Given that doctoral students of all backgrounds regularly leave before completing their degrees, any added impediment can be devastating.

Even when black graduate students advance to become faculty members, feelings of isolation can persist, MacLachlan wrote in her report. Such sentiment may prompt the faculty members to “vote with their feet,” as MacLachlan put it. In her report she referenced a 2001 paper that noted that, of about 150 black physicists documented by the American Institute of Physics, two-thirds teach at a historically black college or university.

Some institutions, including Berkeley, have hired diversity recruiters to seek out minority candidates for faculty positions. MacLachlan cautioned, though, that diversity recruiters can make faculty members feel like they shouldn’t be pro-active, and the faculty, she said, is the key to recruiting success.

MacLachlan added that, for all underrepresented minority students, faculty members should go to institutions that have a lot of those students and “give a seminar, meet with students, suggest other faculty with who they can work … just show that the department is very willing to entertain an application from them.”

Some of the people MacLachlan interviewed were personally recruited to their department by faculty members, some of whom brought a minority graduate student along with them.
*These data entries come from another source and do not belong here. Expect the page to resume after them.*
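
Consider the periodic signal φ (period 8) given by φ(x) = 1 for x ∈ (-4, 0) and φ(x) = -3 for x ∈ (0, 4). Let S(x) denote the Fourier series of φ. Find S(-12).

-1

x = -12 differs from x = 4 by -2 full period(s), and the series is 8-periodic.
At x = 4 the one-sided limits are φ(4^-) = -3 and φ(4^+) = 1.
By Dirichlet's theorem the series converges to their average, [(-3) + (1)]/2 = -1.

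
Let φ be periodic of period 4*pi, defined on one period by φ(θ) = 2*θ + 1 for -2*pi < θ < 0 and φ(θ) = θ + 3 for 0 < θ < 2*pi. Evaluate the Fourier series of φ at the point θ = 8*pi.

θ = 8*pi differs from θ = 0 by 2 full period(s), and the series is 4*pi-periodic.
At θ = 0 the one-sided limits are φ(0^-) = 1 and φ(0^+) = 3.
By Dirichlet's theorem the series converges to their average, [(1) + (3)]/2 = 2.

2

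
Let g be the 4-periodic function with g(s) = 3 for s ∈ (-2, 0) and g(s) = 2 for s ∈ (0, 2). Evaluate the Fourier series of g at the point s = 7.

s = 7 differs from s = -1 by 2 full period(s), and the series is 4-periodic.
g is continuous at s = -1 with value 3, so the series converges to 3 there.

3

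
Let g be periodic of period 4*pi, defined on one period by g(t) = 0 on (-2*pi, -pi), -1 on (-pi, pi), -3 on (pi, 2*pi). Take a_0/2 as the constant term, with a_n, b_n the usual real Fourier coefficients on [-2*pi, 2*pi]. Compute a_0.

a_0 = (1/(2*pi)) ∫_{-2*pi}^{2*pi} g(t) dt = (1/(2*pi)) · (-5*pi) = -5/2.

-5/2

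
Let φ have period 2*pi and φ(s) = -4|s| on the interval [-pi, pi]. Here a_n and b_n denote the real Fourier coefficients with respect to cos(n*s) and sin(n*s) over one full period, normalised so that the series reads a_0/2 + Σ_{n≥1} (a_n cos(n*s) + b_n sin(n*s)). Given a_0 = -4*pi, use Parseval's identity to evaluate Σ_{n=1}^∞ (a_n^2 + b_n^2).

Parseval: a_0^2/2 + Σ_{n≥1} (a_n^2+b_n^2) = 1/pi ∫_{-pi}^{pi} φ(s)^2 ds = 32*pi**2/3.
Subtract a_0^2/2 = 8*pi**2: Σ (a_n^2+b_n^2) = 8*pi**2/3.

8*pi**2/3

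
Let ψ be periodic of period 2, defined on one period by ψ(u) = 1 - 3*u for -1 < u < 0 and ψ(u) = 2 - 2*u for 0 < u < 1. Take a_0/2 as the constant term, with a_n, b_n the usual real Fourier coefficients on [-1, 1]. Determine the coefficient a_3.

-2/(9*pi**2)

a_3 = ∫_{-1}^{1} ψ(u) cos(3*pi*u) du.
Split the integral at the breakpoints.
Integrating by parts (boundary term plus one more integral), an antiderivative of (1 - 3*u) cos(3*pi*u) is -u*sin(3*pi*u)/pi + sin(3*pi*u)/(3*pi) - cos(3*pi*u)/(3*pi**2); evaluating from -1 to 0: ∫_{-1}^{0} (1 - 3*u) cos(3*pi*u) du = (-1/(3*pi**2)) - (1/(3*pi**2)) = -2/(3*pi**2).
Integrating by parts (boundary term plus one more integral), an antiderivative of (2 - 2*u) cos(3*pi*u) is -2*u*sin(3*pi*u)/(3*pi) + 2*sin(3*pi*u)/(3*pi) - 2*cos(3*pi*u)/(9*pi**2); evaluating from 0 to 1: ∫_{0}^{1} (2 - 2*u) cos(3*pi*u) du = (2/(9*pi**2)) - (-2/(9*pi**2)) = 4/(9*pi**2).
Summing the pieces gives a_3 = -2/(9*pi**2).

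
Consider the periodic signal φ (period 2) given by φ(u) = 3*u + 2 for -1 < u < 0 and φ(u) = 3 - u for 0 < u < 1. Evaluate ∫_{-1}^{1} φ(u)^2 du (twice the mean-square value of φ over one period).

∫_{-1}^{1} φ(u)^2 du = 22/3.

22/3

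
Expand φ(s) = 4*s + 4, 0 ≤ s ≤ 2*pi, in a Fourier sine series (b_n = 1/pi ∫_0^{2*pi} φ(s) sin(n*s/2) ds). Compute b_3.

b_3 = 1/pi ∫_0^{2*pi} (4*s + 4) sin(3*s/2) ds.
Integrating by parts (boundary term plus one more integral), an antiderivative of (4*s + 4) sin(3*s/2) is -8*s*cos(3*s/2)/3 + 16*sin(3*s/2)/9 - 8*cos(3*s/2)/3; evaluating from 0 to 2*pi: ∫_{0}^{2*pi} (4*s + 4) sin(3*s/2) ds = (8/3 + 16*pi/3) - (-8/3) = 16/3 + 16*pi/3.
Hence b_3 = (1/pi)·(16/3 + 16*pi/3) = 16*(1 + pi)/(3*pi).

16*(1 + pi)/(3*pi)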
MacLachlan said she’d like to see mandatory diversity training for faculty members. She helped get a National Science Foundation summer grant for a minority undergraduate researcher to work with a professor, and any Berkeley faculty member who wants to be eligible has to do training in mentoring minority students.

Sweeping diversity training, however, is not an easy sell. Last summer, a committee at the University of Oregon proposed introducing “cultural competency” into decisions on hiring and tenure. The idea met was met with vociferous opposition.

One math professor, and a first generation immigrant, noted that the Oregon math department is extremely diverse in terms of having people who were born in many different countries.

MacLachlan said that math departments have been diverse from a nationality standpoint for decades, but that that doesn't reflect the experience of American minority groups.

The bottom line, MacLachlan noted in her report, is that “if there is an interest, there are many things a department could do.”